WASHINGTON - By using a common bacteria, scientists have figured out a way to potentially sterilize disease-carrying mosquitoes. That could make it possible to control the mosquito that spreads Zika and Dengue.
Wolbachia is a common bacteria that has the ability to infect up to 70 percent of the world's insect species.
It has evolved in different ways — some insects even rely on it for their existence, but in others, it plays a parasitic role and can interfere with the viability of eggs.
Two genes may hold the key
Unfortunately, say experts, it doesn't infect many disease-carrying mosquitoes.
But researchers may have found a way to use Wolbachia's sterilizing power on mosquitos that carry Dengue, and Zika.
"It's kind of been the issue with the Wolbachia field is that all of the insects that are really, really medically relevant don't have their own Wolbachia infection,” said John Bechmann, an entomologist at Yale University in Connecticut.
“So that's one reason why this is such an important discovery ... one thing that limited the field is people have always tried to make these fake or non-natural infections that can infect these mosquitoes," said Bechmann. "Now we don't have to do that. We can just put the genes in."

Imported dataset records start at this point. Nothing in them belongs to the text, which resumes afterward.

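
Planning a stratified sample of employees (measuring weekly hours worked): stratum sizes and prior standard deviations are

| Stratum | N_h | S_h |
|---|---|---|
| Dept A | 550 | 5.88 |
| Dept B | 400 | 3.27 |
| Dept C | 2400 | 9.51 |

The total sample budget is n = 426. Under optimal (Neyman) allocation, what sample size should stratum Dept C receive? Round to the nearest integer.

Neyman allocation: n_h = n · N_h S_h / Σ N_i S_i, with n = 426.
  stratum Dept A: N_h·S_h = 550·5.88 = 3234.00
  stratum Dept B: N_h·S_h = 400·3.27 = 1308.00
  stratum Dept C: N_h·S_h = 2400·9.51 = 22824.00
Σ N_h S_h = 27366.00
n for stratum Dept C = 426·22824.00/27366.00 = 355.296 → 355

355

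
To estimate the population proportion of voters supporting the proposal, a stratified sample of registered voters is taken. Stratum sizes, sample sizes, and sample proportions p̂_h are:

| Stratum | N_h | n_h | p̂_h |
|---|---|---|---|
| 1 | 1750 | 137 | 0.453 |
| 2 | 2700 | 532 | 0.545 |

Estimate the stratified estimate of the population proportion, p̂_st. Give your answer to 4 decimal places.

N = 4450; stratum weights W_h = N_h/N.
p̂_st = Σ W_h p̂_h = (1750·0.453 + 2700·0.545)/4450 = 0.50882

p̂_st ≈ 0.5088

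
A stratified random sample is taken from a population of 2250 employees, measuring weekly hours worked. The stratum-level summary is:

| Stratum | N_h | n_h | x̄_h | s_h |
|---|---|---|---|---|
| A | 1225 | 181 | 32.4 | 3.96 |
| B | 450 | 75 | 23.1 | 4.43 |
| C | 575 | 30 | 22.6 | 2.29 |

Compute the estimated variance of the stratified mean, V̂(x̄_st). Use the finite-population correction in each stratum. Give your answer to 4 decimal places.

V̂(x̄_st) ≈ 0.0414

V̂(x̄_st) = Σ W_h² (1 − n_h/N_h) s_h²/n_h, with W_h = N_h/N and N = 2250:
  stratum A: (1225/2250)²·(1 − 181/1225)·3.96²/181 = 0.0218869
  stratum B: (450/2250)²·(1 − 75/450)·4.43²/75 = 0.00872218
  stratum C: (575/2250)²·(1 − 30/575)·2.29²/30 = 0.0108205
V̂(x̄_st) = 0.0414296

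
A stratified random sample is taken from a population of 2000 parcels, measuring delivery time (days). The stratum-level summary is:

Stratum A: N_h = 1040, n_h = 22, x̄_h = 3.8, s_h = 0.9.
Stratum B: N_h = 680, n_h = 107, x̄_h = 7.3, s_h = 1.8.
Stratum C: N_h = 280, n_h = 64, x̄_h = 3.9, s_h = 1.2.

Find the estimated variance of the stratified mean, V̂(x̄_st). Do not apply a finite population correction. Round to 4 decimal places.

V̂(x̄_st) = Σ W_h² s_h²/n_h, with W_h = N_h/N and N = 2000:
  stratum A: (1040/2000)²·0.9²/22 = 0.00995564
  stratum B: (680/2000)²·1.8²/107 = 0.00350041
  stratum C: (280/2000)²·1.2²/64 = 0.000441
V̂(x̄_st) = 0.013897

V̂(x̄_st) ≈ 0.0139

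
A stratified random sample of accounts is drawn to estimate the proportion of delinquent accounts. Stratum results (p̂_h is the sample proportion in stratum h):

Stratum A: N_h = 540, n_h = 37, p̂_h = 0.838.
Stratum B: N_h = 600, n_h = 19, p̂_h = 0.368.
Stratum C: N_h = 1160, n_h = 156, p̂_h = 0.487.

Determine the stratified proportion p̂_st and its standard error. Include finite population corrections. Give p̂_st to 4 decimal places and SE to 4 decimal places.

p̂_st ≈ 0.5384, SE ≈ 0.0374

N = 2300; stratum weights W_h = N_h/N.
p̂_st = Σ W_h p̂_h = (540·0.838 + 600·0.368 + 1160·0.487)/2300 = 0.53837
V̂(p̂_st) = Σ W_h² (1 − n_h/N_h) p̂_h(1−p̂_h)/(n_h−1):
  stratum A: (540/2300)²·(1 − 37/540)·0.838·0.162/36 = 0.000193626
  stratum B: (600/2300)²·(1 − 19/600)·0.368·0.632/18 = 0.00085146
  stratum C: (1160/2300)²·(1 − 156/1160)·0.487·0.513/155 = 0.000354855
V̂(p̂_st) = 0.00139994; SE = √V̂ = 0.0374158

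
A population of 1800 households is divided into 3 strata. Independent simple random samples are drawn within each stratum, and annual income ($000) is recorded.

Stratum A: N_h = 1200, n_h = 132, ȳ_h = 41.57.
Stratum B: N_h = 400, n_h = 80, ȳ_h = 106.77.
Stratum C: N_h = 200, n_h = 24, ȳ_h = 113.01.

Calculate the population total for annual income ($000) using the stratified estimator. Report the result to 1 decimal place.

τ̂_st = Σ N_h ȳ_h = 1200·41.57 + 400·106.77 + 200·113.01 = 115194.0

τ̂_st ≈ 115194.0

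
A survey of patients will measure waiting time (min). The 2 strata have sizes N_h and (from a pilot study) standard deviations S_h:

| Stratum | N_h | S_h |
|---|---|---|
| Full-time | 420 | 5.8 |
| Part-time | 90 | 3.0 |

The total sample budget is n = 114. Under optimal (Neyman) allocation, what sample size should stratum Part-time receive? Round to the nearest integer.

11

Neyman allocation: n_h = n · N_h S_h / Σ N_i S_i, with n = 114.
  stratum Full-time: N_h·S_h = 420·5.8 = 2436.00
  stratum Part-time: N_h·S_h = 90·3.0 = 270.00
Σ N_h S_h = 2706.00
n for stratum Part-time = 114·270.00/2706.00 = 11.375 → 11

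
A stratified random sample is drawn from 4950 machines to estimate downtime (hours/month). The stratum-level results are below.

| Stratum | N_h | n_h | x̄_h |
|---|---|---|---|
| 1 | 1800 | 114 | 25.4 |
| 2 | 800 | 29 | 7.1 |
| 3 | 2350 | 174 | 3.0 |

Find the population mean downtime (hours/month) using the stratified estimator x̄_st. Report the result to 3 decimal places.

x̄_st ≈ 11.808

N = Σ N_h = 4950. Stratum weights W_h = N_h/N.
x̄_st = (1800·25.4 + 800·7.1 + 2350·3.0) / 4950 = 11.80808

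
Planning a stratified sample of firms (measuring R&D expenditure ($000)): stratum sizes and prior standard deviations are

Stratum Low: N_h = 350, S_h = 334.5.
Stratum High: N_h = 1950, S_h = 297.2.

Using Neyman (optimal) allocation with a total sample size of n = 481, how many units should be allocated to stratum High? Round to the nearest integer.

Neyman allocation: n_h = n · N_h S_h / Σ N_i S_i, with n = 481.
  stratum Low: N_h·S_h = 350·334.5 = 117075.00
  stratum High: N_h·S_h = 1950·297.2 = 579540.00
Σ N_h S_h = 696615.00
n for stratum High = 481·579540.00/696615.00 = 400.162 → 400

400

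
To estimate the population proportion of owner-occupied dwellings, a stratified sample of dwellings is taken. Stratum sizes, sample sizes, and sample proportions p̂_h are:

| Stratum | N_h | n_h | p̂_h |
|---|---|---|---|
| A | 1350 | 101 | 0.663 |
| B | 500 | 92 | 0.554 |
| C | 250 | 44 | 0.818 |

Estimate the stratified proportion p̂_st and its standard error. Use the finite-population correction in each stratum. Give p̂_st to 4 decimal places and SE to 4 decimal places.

p̂_st ≈ 0.6555, SE ≈ 0.0319

N = 2100; stratum weights W_h = N_h/N.
p̂_st = Σ W_h p̂_h = (1350·0.663 + 500·0.554 + 250·0.818)/2100 = 0.65550
V̂(p̂_st) = Σ W_h² (1 − n_h/N_h) p̂_h(1−p̂_h)/(n_h−1):
  stratum A: (1350/2100)²·(1 − 101/1350)·0.663·0.337/100 = 0.000854282
  stratum B: (500/2100)²·(1 − 92/500)·0.554·0.446/91 = 0.000125601
  stratum C: (250/2100)²·(1 − 44/250)·0.818·0.182/43 = 4.0432e-05
V̂(p̂_st) = 0.00102032; SE = √V̂ = 0.0319424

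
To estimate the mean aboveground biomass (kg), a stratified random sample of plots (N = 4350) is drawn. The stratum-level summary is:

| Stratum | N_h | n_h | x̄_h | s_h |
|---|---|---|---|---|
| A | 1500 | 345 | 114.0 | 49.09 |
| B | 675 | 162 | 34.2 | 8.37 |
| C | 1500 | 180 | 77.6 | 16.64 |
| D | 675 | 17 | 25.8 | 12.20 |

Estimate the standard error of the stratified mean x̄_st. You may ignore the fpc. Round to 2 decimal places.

SE(x̄_st) ≈ 1.11

V̂(x̄_st) = Σ W_h² s_h²/n_h, with W_h = N_h/N and N = 4350:
  stratum A: (1500/4350)²·49.09²/345 = 0.83056
  stratum B: (675/4350)²·8.37²/162 = 0.0104127
  stratum C: (1500/4350)²·16.64²/180 = 0.18291
  stratum D: (675/4350)²·12.20²/17 = 0.210814
V̂(x̄_st) = 1.2347
SE(x̄_st) = √1.2347 = 1.11117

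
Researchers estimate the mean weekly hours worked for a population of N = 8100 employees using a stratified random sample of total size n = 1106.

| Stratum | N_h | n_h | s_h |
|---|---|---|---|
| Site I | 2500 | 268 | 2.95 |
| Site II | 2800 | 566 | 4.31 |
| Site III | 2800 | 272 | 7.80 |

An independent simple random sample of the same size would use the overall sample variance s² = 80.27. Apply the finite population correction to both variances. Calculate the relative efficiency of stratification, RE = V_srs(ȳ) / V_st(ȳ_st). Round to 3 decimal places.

V̂(ȳ_st) = Σ W_h² (1 − n_h/N_h) s_h²/n_h, with W_h = N_h/N and N = 8100:
  stratum Site I: (2500/8100)²·(1 − 268/2500)·2.95²/268 = 0.00276168
  stratum Site II: (2800/8100)²·(1 − 566/2800)·4.31²/566 = 0.00312903
  stratum Site III: (2800/8100)²·(1 − 272/2800)·7.80²/272 = 0.0241316
V_st = 0.0300223
V_srs = (1 − 1106/8100)·80.27/1106 = 0.062667
Relative efficiency = V_srs / V_st = 0.062667/0.0300223 = 2.0874

RE ≈ 2.087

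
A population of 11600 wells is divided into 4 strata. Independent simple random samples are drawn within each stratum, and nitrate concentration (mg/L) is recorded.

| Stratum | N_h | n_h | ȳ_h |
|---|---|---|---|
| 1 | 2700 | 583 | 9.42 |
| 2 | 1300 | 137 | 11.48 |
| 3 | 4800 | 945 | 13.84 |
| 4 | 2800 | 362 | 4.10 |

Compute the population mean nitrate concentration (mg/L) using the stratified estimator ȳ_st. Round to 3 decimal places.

N = Σ N_h = 11600. Stratum weights W_h = N_h/N.
ȳ_st = (2700·9.42 + 1300·11.48 + 4800·13.84 + 2800·4.10) / 11600 = 10.19569

ȳ_st ≈ 10.196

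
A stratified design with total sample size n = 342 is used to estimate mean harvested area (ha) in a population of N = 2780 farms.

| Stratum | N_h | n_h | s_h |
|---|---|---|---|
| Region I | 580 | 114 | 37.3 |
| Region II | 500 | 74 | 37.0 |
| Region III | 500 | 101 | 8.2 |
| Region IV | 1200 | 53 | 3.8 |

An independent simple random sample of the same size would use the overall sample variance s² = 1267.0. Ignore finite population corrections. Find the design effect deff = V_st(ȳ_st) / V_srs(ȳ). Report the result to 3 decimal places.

deff ≈ 0.324

V̂(ȳ_st) = Σ W_h² s_h²/n_h, with W_h = N_h/N and N = 2780:
  stratum Region I: (580/2780)²·37.3²/114 = 0.531226
  stratum Region II: (500/2780)²·37.0²/74 = 0.598442
  stratum Region III: (500/2780)²·8.2²/101 = 0.0215356
  stratum Region IV: (1200/2780)²·3.8²/53 = 0.050765
V_st = 1.20197
V_srs = s²/n = 1267.0/342 = 3.70468
deff = V_st / V_srs = 1.20197/3.70468 = 0.3244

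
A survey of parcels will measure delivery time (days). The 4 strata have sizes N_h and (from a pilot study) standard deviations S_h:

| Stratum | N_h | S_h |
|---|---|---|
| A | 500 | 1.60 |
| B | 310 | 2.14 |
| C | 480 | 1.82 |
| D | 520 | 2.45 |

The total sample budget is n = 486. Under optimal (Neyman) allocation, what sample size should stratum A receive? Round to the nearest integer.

108

Neyman allocation: n_h = n · N_h S_h / Σ N_i S_i, with n = 486.
  stratum A: N_h·S_h = 500·1.60 = 800.00
  stratum B: N_h·S_h = 310·2.14 = 663.40
  stratum C: N_h·S_h = 480·1.82 = 873.60
  stratum D: N_h·S_h = 520·2.45 = 1274.00
Σ N_h S_h = 3611.00
n for stratum A = 486·800.00/3611.00 = 107.671 → 108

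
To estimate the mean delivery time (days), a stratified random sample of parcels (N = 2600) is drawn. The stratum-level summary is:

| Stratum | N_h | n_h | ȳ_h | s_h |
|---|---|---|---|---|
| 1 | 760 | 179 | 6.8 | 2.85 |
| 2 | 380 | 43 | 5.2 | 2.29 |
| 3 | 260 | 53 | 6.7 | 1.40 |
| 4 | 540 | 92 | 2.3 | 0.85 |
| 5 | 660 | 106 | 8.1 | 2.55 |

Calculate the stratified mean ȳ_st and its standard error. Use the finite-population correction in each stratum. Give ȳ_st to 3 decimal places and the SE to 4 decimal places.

ȳ_st = Σ W_h ȳ_h = (760·6.8 + 380·5.2 + 260·6.7 + 540·2.3 + 660·8.1)/2600 = 5.95154
V̂(ȳ_st) = Σ W_h² (1 − n_h/N_h) s_h²/n_h, with W_h = N_h/N and N = 2600:
  stratum 1: (760/2600)²·(1 − 179/760)·2.85²/179 = 0.00296401
  stratum 2: (380/2600)²·(1 − 43/380)·2.29²/43 = 0.0023103
  stratum 3: (260/2600)²·(1 − 53/260)·1.40²/53 = 0.000294427
  stratum 4: (540/2600)²·(1 − 92/540)·0.85²/92 = 0.000281045
  stratum 5: (660/2600)²·(1 − 106/660)·2.55²/106 = 0.00331804
V̂(ȳ_st) = 0.00916783
SE(ȳ_st) = √0.00916783 = 0.0957488

ȳ_st ≈ 5.952, SE ≈ 0.0957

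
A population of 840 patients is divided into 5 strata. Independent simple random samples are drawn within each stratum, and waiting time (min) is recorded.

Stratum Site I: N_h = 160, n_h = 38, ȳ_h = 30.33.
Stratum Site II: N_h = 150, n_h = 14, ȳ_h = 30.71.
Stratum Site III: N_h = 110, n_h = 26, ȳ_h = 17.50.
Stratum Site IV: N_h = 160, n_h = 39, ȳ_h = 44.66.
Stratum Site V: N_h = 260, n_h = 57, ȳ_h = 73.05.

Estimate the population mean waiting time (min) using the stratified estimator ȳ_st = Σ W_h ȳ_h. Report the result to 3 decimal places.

N = Σ N_h = 840. Stratum weights W_h = N_h/N.
ȳ_st = (160·30.33 + 150·30.71 + 110·17.50 + 160·44.66 + 260·73.05) / 840 = 44.67012

ȳ_st ≈ 44.670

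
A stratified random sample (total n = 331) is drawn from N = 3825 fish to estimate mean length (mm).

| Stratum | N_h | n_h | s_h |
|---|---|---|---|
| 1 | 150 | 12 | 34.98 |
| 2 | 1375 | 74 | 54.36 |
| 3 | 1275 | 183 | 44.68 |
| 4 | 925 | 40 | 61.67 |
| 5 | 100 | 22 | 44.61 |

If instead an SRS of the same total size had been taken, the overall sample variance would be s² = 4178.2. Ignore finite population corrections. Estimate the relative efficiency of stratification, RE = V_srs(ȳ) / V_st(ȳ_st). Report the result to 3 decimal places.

RE ≈ 1.039

V̂(ȳ_st) = Σ W_h² s_h²/n_h, with W_h = N_h/N and N = 3825:
  stratum 1: (150/3825)²·34.98²/12 = 0.156812
  stratum 2: (1375/3825)²·54.36²/74 = 5.16024
  stratum 3: (1275/3825)²·44.68²/183 = 1.21208
  stratum 4: (925/3825)²·61.67²/40 = 5.56043
  stratum 5: (100/3825)²·44.61²/22 = 0.0618271
V_st = 12.1514
V_srs = s²/n = 4178.2/331 = 12.623
Relative efficiency = V_srs / V_st = 12.623/12.1514 = 1.0388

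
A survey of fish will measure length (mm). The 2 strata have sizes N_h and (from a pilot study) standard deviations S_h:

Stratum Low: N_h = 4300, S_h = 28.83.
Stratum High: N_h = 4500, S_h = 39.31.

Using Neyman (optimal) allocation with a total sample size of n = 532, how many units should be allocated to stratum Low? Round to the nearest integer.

Neyman allocation: n_h = n · N_h S_h / Σ N_i S_i, with n = 532.
  stratum Low: N_h·S_h = 4300·28.83 = 123969.00
  stratum High: N_h·S_h = 4500·39.31 = 176895.00
Σ N_h S_h = 300864.00
n for stratum Low = 532·123969.00/300864.00 = 219.207 → 219

219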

Researchers at Yale and Vanderbilt University in Tennessee have discovered two genes in Wolbachia that might make Aedes aegypti, the mosquito that carries Zika and Dengue, sterile.
Experiments so far have been successfully performed in fruit flies, and researchers are optimistic that it will work in mosquitoes.
Two strategies outlined
The scientists reported success in two strategies to stop the spread of Zika and Dengue.
One method was to flood the environment with male mosquitos carrying Wolbachia. When infected males and uninfected females mate, Wolbachia kills any eggs the female is carrying.
The other approach that worked was introduce male and female mosquitos, both infected with Wolbachia, into a mosquito population. Over time, the Wolbachia-infected mosquitos replaced the Zika- and Dengue-infected mosquitos by making them sterile.
Two companion articles on the Wolbachia gene discovery were published in the journals Nature and Nature Microbiology.
Bechmann says controlling these diseases may one day be as simple as breeding Wolbachia-carrying mosquitos in captivity then releasing into the wild.
"The problem has always been figuring out systems that work well in mosquitoes and this is one that's going to be great for that,” said Bechmann, who added that the technology also has the potential to work with Anopheles gambiae, the mosquito that carries malaria.
Bechmann and colleagues are in the process of trying to get funding to conduct the research in mosquitoes.
Because the mosquitoes are genetically modified, Bechmann says his biggest concern is overcoming regulatory hurdles to permit the release of altered, sterilized mosquitoes.